San Benedetto del Tronto > San Benedetto del Tronto 155.9km
The final stage is normally one for the sprinters, but the organisers have made the opening half harder this year, which will give some hope for the breakaway riders. The problem is the 80km of flat to finish the day, you’ll need some big engines in the break to hold off a charging peloton.
A sunny end to the week and not too much wind.
It’s a tricky start, one with plenty of chances for a strong break to form, but will this happen with so many teams wanting a sprint?
Same as last year with things getting complicated inside the final 2km. There’s a narrowing in the road for the roundabout which comes just before the flamme rouge, which is quickly followed by a double turn, before a finishing straight of 800m. Last year’s finish was chaos, I expect something similar this year.
Who wants to test themselves in the morning break? With so many teams wanting a sprint, a lot of attackers will be put off from even trying, but the start is good for those who are brave enough to go for it. What catches my eye is the final climb of 8.5km at 4.4%, there Is a chance a team lifts the pace to try and drop some of the fast men.
The organisers have done a good job with this stage. The break has a chance, the climbing sprinters have a chance, and the sprinters have a chance. The size and composition of the break will determine if it’s got a chance or not, it will need to be relatively big with so many sprint teams at the race. The fact this stage can go one of three ways makes it a good one to watch.

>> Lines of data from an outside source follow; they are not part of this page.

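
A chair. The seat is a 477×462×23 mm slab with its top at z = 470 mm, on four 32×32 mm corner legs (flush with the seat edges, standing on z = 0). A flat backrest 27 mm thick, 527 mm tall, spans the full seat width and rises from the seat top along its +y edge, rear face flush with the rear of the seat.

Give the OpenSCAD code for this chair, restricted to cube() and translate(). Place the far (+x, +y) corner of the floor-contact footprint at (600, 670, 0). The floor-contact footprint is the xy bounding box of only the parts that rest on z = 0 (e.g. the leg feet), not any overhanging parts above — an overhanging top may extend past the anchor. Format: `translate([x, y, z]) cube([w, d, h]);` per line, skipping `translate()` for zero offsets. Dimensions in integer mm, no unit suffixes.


// leg_h = 470 - 23 = 447
translate([123, 208, 447]) cube([477, 462, 23]);
translate([123, 208, 0]) cube([32, 32, 447]);
translate([568, 208, 0]) cube([32, 32, 447]);
translate([123, 638, 0]) cube([32, 32, 447]);
translate([568, 638, 0]) cube([32, 32, 447]);
translate([123, 643, 470]) cube([477, 27, 527]);


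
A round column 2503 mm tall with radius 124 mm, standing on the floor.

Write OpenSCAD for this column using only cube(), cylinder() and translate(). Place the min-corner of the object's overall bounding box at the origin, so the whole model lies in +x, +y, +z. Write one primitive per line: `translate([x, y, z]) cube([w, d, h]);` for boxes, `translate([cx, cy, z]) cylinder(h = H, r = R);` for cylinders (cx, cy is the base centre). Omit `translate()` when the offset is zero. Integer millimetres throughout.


translate([124, 124, 0]) cylinder(h = 2503, r = 124);


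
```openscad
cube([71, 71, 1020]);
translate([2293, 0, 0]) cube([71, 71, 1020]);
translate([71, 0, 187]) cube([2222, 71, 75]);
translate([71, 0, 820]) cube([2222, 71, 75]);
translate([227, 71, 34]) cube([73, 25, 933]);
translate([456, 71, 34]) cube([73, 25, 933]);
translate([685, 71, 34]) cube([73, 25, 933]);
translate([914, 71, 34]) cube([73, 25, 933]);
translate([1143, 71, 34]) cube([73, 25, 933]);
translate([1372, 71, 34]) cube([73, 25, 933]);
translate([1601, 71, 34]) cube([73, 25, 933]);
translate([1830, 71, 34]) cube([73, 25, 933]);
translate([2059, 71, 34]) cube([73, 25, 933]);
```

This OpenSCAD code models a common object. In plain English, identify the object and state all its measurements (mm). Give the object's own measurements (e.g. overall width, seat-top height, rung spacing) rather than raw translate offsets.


A fence section. Two 71×71 mm posts, 1020 mm tall, stand on the floor with a clear span of 2222 mm between their inner faces. Two horizontal rails of 71×75 mm section span the gap between the posts with their undersides at z = 187 mm and z = 820 mm, flush with the posts' −y face. 9 pickets, each 73 mm wide, 25 mm thick and 933 mm tall, are fixed to the +y face of the rails with their bottoms at z = 34 mm, spaced across the span with a 156 mm gap after the −x post and between neighbouring pickets, with 161 mm left before the +x post.


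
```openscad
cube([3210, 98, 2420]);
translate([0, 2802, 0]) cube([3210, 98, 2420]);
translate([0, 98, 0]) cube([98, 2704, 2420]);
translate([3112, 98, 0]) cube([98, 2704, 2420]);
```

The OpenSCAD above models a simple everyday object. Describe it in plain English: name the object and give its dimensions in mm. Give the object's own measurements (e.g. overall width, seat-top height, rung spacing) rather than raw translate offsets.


The wall frame of a small rectangular building: four walls, each 2420 mm tall and 98 mm thick, enclosing a footprint 3210 mm (x) by 2900 mm (y) outside-to-outside, with no floor or roof. The front and back walls (the −y and +y sides) span the full width; the two side walls fit between them.


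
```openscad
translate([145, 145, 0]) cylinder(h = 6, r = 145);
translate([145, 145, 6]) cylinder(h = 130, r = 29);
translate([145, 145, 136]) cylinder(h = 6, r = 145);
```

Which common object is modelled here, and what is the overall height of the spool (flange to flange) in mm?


A spool. The overall height is 142 mm.

Three coaxial cylinders, large–small–large — a spool. Two 6 mm flanges and a 130 mm core give 6 + 130 + 6 = 142 mm.


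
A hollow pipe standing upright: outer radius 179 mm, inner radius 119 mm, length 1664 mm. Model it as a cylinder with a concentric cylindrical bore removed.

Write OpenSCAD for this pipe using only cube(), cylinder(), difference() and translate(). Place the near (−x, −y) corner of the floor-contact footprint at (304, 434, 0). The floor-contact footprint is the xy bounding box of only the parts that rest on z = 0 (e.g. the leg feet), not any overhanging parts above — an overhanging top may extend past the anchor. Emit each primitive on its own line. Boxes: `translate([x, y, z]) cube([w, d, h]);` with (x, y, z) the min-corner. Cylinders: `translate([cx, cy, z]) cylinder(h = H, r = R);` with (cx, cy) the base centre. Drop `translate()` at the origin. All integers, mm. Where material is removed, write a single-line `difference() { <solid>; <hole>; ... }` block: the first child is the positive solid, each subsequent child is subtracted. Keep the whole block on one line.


difference() { translate([483, 613, 0]) cylinder(h = 1664, r = 179); translate([483, 613, 0]) cylinder(h = 1664, r = 119); }


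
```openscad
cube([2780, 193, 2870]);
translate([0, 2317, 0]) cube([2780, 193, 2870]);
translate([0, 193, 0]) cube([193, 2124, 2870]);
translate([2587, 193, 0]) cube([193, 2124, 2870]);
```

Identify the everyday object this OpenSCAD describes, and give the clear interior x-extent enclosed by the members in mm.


A house (or room) frame. The interior width is 2394 mm.

Four 2870 mm walls enclosing a rectangle with no floor or roof — a room or house frame. Outside width is 2780 mm and wall thickness is 193 mm, so the interior width is 2780 − 2 × 193 = 2394 mm.


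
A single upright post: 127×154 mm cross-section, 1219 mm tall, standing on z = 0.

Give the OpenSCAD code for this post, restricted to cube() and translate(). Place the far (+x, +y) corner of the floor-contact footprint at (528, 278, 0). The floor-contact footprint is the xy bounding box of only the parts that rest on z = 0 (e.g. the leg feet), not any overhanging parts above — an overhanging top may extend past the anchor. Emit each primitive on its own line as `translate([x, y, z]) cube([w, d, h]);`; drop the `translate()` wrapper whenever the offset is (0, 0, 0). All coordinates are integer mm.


translate([401, 124, 0]) cube([127, 154, 1219]);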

Jasper Philipsen – it’s a perfect stage for Philipsen. He’s sprinting well, and he climbs better than most sprinters, so the opening shouldn’t worry him. With van der Poel in the train, he’s bound to start the sprint from a good position, which makes him hard to beat.
Fabio Jakobsen – has one win to his name, but he’ll want another. He could be vulnerable if someone lifts the pace on the final climb, he’ll be hoping it doesn’t happen and it’s an easy day in the saddle. His sprint train is excellent, if it’s a big sprint, he’ll be confident of winning.

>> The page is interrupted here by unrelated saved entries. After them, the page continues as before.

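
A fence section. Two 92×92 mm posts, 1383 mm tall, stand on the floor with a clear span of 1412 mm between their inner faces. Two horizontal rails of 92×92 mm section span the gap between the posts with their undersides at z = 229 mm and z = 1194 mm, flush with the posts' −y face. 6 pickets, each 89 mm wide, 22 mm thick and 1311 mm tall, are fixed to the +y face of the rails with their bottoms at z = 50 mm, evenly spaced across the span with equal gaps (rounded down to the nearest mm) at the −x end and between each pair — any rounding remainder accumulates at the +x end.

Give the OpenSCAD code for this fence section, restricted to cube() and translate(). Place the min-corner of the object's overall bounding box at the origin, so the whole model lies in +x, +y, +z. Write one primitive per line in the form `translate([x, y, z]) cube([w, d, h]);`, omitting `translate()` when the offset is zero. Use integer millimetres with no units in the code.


cube([92, 92, 1383]);
translate([1504, 0, 0]) cube([92, 92, 1383]);
translate([92, 0, 229]) cube([1412, 92, 92]);
translate([92, 0, 1194]) cube([1412, 92, 92]);
translate([217, 92, 50]) cube([89, 22, 1311]);
translate([431, 92, 50]) cube([89, 22, 1311]);
translate([645, 92, 50]) cube([89, 22, 1311]);
translate([859, 92, 50]) cube([89, 22, 1311]);
translate([1073, 92, 50]) cube([89, 22, 1311]);
translate([1287, 92, 50]) cube([89, 22, 1311]);


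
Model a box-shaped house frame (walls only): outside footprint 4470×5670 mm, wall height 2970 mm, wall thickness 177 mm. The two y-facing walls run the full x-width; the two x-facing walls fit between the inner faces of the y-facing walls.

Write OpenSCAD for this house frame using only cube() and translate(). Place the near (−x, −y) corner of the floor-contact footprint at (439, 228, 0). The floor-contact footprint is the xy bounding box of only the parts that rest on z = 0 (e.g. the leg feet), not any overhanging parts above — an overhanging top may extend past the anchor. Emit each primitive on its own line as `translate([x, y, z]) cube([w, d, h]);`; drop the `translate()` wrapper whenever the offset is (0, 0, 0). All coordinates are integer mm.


translate([439, 228, 0]) cube([4470, 177, 2970]);
translate([439, 5721, 0]) cube([4470, 177, 2970]);
translate([439, 405, 0]) cube([177, 5316, 2970]);
translate([4732, 405, 0]) cube([177, 5316, 2970]);


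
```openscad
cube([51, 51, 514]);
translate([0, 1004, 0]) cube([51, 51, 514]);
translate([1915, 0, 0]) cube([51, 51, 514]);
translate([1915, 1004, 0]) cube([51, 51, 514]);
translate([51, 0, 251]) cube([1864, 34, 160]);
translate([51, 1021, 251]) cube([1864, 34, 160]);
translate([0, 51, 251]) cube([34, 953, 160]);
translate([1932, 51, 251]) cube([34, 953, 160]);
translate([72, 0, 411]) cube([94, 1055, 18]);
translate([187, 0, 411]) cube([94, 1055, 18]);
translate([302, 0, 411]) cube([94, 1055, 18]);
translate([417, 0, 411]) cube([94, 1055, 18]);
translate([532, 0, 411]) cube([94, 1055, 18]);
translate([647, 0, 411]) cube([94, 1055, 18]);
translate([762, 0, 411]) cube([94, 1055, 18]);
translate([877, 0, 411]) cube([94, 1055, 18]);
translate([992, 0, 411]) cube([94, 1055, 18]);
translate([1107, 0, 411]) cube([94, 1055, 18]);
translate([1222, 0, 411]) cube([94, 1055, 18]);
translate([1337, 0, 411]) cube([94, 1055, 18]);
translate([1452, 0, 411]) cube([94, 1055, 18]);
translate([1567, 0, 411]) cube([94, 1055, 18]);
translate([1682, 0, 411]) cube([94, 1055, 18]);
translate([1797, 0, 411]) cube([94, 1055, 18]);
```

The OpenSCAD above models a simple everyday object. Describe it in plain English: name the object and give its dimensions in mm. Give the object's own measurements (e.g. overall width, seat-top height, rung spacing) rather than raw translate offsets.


A bed frame 1966 mm long (x) by 1055 mm wide (y). Four 51×51 mm corner posts, 514 mm tall, at the corners of the footprint. Four rails of 34 mm thickness and 160 mm height run between adjacent posts with their undersides at z = 251 mm, their outer faces flush with the outside of the frame (the two x-running rails run between the posts' inner faces; the two y-running rails run between the posts' inner faces). 16 slats, each 94 mm wide (x) and 18 mm thick, lie across the top of the two x-running rails, running the full 1055 mm width of the frame in y; along x they sit between the end posts with a 21 mm gap after the −x posts and between neighbouring slats, leaving 24 mm before the +x posts.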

Dylan Groenewegen – doesn’t have a win yet this week, that’s something he’ll be determined to put right in this stage. The sprint train hasn’t fired properly yet, Jayco will be hoping to nail it in this stage. Just like Jakobsen, he’s vulnerable if someone decides to race the final climb.
Biniam Girmay – I hope Intermarché hit the climb hard, it will significantly increase Girmay’s chances of taking a win. The problem will be Philipsen, but if Teunissen can deliver a perfect lead out, Girmay does have a chance of beating him, especially after a tough week of racing.

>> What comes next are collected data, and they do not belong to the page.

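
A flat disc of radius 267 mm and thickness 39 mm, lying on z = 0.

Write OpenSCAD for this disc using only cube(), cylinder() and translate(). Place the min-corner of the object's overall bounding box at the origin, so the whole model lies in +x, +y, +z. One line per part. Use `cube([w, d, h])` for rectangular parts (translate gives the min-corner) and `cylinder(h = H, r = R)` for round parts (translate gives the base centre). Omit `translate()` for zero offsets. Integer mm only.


translate([267, 267, 0]) cylinder(h = 39, r = 267);


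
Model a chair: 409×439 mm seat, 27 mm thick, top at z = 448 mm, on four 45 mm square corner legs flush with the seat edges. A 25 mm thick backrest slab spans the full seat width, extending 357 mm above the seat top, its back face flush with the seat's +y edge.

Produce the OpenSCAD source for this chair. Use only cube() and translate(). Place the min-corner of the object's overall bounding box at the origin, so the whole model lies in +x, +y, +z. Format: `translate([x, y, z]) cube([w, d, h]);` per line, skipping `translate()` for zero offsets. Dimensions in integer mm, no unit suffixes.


// leg_h = 448 - 27 = 421
translate([0, 0, 421]) cube([409, 439, 27]);
cube([45, 45, 421]);
translate([364, 0, 0]) cube([45, 45, 421]);
translate([0, 394, 0]) cube([45, 45, 421]);
translate([364, 394, 0]) cube([45, 45, 421]);
translate([0, 414, 448]) cube([409, 25, 357]);


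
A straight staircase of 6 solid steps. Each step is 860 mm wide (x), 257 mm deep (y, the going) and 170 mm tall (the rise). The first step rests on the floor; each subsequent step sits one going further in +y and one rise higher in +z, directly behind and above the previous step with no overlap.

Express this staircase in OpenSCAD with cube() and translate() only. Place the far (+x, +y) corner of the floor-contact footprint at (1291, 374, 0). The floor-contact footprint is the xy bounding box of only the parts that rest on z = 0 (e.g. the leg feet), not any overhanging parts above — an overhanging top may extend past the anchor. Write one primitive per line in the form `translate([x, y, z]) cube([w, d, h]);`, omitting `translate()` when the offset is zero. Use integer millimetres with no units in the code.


translate([431, 117, 0]) cube([860, 257, 170]);
translate([431, 374, 170]) cube([860, 257, 170]);
translate([431, 631, 340]) cube([860, 257, 170]);
translate([431, 888, 510]) cube([860, 257, 170]);
translate([431, 1145, 680]) cube([860, 257, 170]);
translate([431, 1402, 850]) cube([860, 257, 170]);


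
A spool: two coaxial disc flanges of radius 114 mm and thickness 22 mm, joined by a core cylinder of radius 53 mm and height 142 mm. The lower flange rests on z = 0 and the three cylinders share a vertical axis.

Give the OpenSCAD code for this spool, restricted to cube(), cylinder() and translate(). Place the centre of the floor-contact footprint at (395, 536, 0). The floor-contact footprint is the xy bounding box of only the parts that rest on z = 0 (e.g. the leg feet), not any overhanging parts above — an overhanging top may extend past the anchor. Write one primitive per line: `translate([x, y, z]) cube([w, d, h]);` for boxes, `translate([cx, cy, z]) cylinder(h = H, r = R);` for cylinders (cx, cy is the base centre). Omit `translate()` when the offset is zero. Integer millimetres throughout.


translate([395, 536, 0]) cylinder(h = 22, r = 114);
translate([395, 536, 22]) cylinder(h = 142, r = 53);
translate([395, 536, 164]) cylinder(h = 22, r = 114);


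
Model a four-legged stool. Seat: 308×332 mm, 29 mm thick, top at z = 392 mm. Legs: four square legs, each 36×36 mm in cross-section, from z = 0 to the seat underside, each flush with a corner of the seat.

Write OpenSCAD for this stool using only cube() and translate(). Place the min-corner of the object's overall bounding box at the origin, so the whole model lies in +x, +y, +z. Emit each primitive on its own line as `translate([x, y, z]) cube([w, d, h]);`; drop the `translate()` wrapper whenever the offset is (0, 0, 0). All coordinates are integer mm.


// leg_h = 392 - 29 = 363
translate([0, 0, 363]) cube([308, 332, 29]);
cube([36, 36, 363]);
translate([272, 0, 0]) cube([36, 36, 363]);
translate([0, 296, 0]) cube([36, 36, 363]);
translate([272, 296, 0]) cube([36, 36, 363]);


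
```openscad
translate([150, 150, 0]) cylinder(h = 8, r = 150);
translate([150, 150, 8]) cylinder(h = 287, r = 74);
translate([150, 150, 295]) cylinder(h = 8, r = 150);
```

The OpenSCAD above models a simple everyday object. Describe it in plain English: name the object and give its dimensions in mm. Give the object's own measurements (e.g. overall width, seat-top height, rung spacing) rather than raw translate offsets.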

Edward Theuns – the double corner at the finish reminds me of the old Ardooie finish in the Eneco Tour, it screams late attack. If a brave rider can attack through this point, it’s possible to get a gap and disappoint those who want a sprint. Eddie is the type of rider who can pull this off.
Wout Van Aert – he got a good ride in the legs today; I don’t see why he won’t give it a go in this stage. His team won’t want a big sprint, they are one who’ll have an interest in making the first half of the stage as hard as possible. Since joining the team in 2019, he’s won a stage in every stage race he’s done, and he’s not won yet this week…
Quinn Simmons – breakaway hopeful number 1.
Mads Würtz Schmidt – breakaway hopeful number 2.
Alessandro Covi – breakaway hopeful number 3.
With the race for the blue jersey now over, and with three stage wins in the bag, it’s time for Jumbo-Visma to show off.
They’ll make it a hard race and Wout Van Aert will take the win.